Entropy per queen $s_0 \,\approx\, \ln N - \gamma$ with $\\gamma \approx 1.944$

No thermodynamic phase transition occurs in the model

Monte Carlo simulations accurately recover the combinatorial constant $\\gamma$

Abstract

We investigate the $N$-queens problem as a lattice gas -- a model in which $N$ queens are placed on an $N \times N$ chessboard with pairwise repulsive interactions along shared rows, columns, and diagonals -- from the perspective of statistical mechanics. The ground states are exactly the $Q(N)$ solutions of the classical $N$-queens problem, with entropy per queen $s_0 \approx \ln N - \gamma$ ($\gamma \approx 1.944$). This entropy reflects a characteristic constraint hierarchy: each successive geometric constraint -- columns, then diagonals -- reduces the entropy from the free-placement value $\ln N$ by a definite constant. We derive the exact high-temperature energy $E/N \to 5/3$ as $N \to \infty$. Extensive Monte Carlo simulations with $10^8$ sweeps per temperature point for $N = 8$--$1024$ reveal that the specific heat per queen $C_v/N$ converges to a universal function of $T$ as $N \to \infty$. The converged curve features a non-divergent peak $C_v^{\max}/N \approx 1.63$ at $T^* \approx 0.235\,J$, establishing the absence of a thermodynamic phase transition. Combined with the trivially exact high-temperature entropy $S(\infty)/N = (1/N) \ln \binom{N^2}{N}$, the convergence of $C_v/N$ enables a thermodynamic integration of $C_v/T$ from $T = \infty$ to $T = 0$ that recovers the ground-state entropy -- and hence the Simkin constant $\gamma$ -- purely from Monte Carlo data.

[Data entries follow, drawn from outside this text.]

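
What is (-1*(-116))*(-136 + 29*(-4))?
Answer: -29232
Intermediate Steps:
(-1*(-116))*(-136 + 29*(-4)) = 116*(-136 - 116) = 116*(-252) = -29232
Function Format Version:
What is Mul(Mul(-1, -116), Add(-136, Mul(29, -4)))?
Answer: -29232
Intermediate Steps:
Mul(Mul(-1, -116), Add(-136, Mul(29, -4))) = Mul(116, Add(-136, -116)) = Mul(116, -252) = -29232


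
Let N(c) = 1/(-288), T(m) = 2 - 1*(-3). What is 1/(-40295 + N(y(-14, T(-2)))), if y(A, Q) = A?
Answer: -288/11604961 ≈ -2.4817e-5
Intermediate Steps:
T(m) = 5 (T(m) = 2 + 3 = 5)
N(c) = -1/288
1/(-40295 + N(y(-14, T(-2)))) = 1/(-40295 - 1/288) = 1/(-11604961/288) = -288/11604961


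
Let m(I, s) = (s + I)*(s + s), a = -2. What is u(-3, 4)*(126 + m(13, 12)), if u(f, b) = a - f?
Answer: 726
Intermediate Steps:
m(I, s) = 2*s*(I + s) (m(I, s) = (I + s)*(2*s) = 2*s*(I + s))
u(f, b) = -2 - f
u(-3, 4)*(126 + m(13, 12)) = (-2 - 1*(-3))*(126 + 2*12*(13 + 12)) = (-2 + 3)*(126 + 2*12*25) = 1*(126 + 600) = 1*726 = 726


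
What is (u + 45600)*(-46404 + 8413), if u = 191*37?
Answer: -2000871997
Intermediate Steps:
u = 7067
(u + 45600)*(-46404 + 8413) = (7067 + 45600)*(-46404 + 8413) = 52667*(-37991) = -2000871997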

This provides an independent thermodynamic route to a fundamental combinatorial constant. Thermodynamic integration yields $\gamma_{\rm MC} = 1.946 \pm 0.003$ at $N = 1024$, within $0.1\%$ of the precise combinatorial value $\gamma = 1.94400(1)$. We further present a transfer-matrix-based tensor network formulation that encodes the non-attacking constraints into a rank-9 site tensor with 17 nonzero elements, providing a complementary exact-enumeration route.